At a media briefing today in Astana today, the Kazakhstan carrier's chief executive Peter Foster said the airline was considering either the A320neo or 737 Max for the new unit, set to begin operations in the first half of 2019. He did not divulge the number of aircraft being sought.

FlyArystan is scheduled to start flights with four A320ceos provided by Air Astana, but Foster says there is no reason that those aircraft could not be returned to the parent airline if Boeing was chosen through the RFP process, programmed to conclude in the first quarter of 2019.

"We obviously have high hopes for the low-cost airline, and we think it's right to evaluate both manufacturers at the inception of the carrier," he adds.

Foster does not divulge the routes that FlyArystan is set to operate, but does say that within two years it will have a "very extensive" domestic network from four bases in Kazakhstan.

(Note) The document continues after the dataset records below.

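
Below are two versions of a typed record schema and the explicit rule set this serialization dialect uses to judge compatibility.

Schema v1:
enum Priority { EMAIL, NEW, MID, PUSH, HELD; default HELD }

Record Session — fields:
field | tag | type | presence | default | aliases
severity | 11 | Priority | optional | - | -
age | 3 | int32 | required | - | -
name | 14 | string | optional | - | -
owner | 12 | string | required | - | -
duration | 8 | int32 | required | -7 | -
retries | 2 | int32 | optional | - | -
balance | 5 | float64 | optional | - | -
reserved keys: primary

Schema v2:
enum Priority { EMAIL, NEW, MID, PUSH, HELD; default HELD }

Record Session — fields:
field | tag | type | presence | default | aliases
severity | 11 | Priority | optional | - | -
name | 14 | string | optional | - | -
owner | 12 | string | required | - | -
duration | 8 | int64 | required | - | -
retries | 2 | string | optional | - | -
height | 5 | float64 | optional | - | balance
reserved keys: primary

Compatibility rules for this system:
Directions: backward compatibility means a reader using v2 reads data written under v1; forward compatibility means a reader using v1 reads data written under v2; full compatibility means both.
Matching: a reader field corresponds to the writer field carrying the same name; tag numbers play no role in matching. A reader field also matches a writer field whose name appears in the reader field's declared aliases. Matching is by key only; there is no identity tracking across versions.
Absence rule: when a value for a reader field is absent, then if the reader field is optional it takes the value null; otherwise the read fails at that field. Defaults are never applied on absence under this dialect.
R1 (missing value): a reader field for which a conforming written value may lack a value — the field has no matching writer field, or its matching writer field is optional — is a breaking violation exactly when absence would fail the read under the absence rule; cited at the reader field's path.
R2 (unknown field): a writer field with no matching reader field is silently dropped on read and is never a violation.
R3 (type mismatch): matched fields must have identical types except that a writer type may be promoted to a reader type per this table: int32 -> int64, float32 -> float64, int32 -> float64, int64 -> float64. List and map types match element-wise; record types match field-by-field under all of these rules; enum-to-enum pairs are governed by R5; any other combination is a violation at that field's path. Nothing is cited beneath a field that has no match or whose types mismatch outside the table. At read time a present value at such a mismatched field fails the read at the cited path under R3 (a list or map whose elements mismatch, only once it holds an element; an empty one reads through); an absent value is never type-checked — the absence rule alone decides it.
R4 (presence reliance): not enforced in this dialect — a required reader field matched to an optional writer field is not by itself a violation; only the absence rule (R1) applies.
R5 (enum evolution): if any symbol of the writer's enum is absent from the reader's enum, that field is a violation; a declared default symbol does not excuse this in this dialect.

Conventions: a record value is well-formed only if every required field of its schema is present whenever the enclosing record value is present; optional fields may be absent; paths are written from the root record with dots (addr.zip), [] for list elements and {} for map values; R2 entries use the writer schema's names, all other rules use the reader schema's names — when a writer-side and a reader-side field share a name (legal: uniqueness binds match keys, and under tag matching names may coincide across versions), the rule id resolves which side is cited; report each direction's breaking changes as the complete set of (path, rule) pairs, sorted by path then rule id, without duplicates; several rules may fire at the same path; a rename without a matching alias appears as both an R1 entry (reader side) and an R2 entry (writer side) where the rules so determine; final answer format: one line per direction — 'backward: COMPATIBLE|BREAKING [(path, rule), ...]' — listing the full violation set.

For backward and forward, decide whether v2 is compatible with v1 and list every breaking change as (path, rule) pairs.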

One of these will be in the south of the country, one in the west, and the other two "in and around where we live and where we sit" – a reference to Astana and Almaty.

He says Air Astana has taken a "strategic and management decision" to allow the low-cost airline to develop "in isolation", because there have been too many examples of parent carriers interfering in their low-cost subsidiaries.

FlyArystan will seek to operate early flights, at a high frequency, with quick turnarounds, adhering to a "classic" low-cost model, says Foster.

He sees "absolutely no reason" to confine the new unit within the borders of Kazakhstan. He also acknowledges that the business model accepts some "cannibalisation" of Air Astana's existing traffic.

Kazakhstan and the wider Central Asian region has been a "low-cost free zone" for many years, notes Foster, but this was "never going to remain so", he adds, noting the encroachment of competition from the likes of Wizz Air, Pobeda and Gulf budget carriers.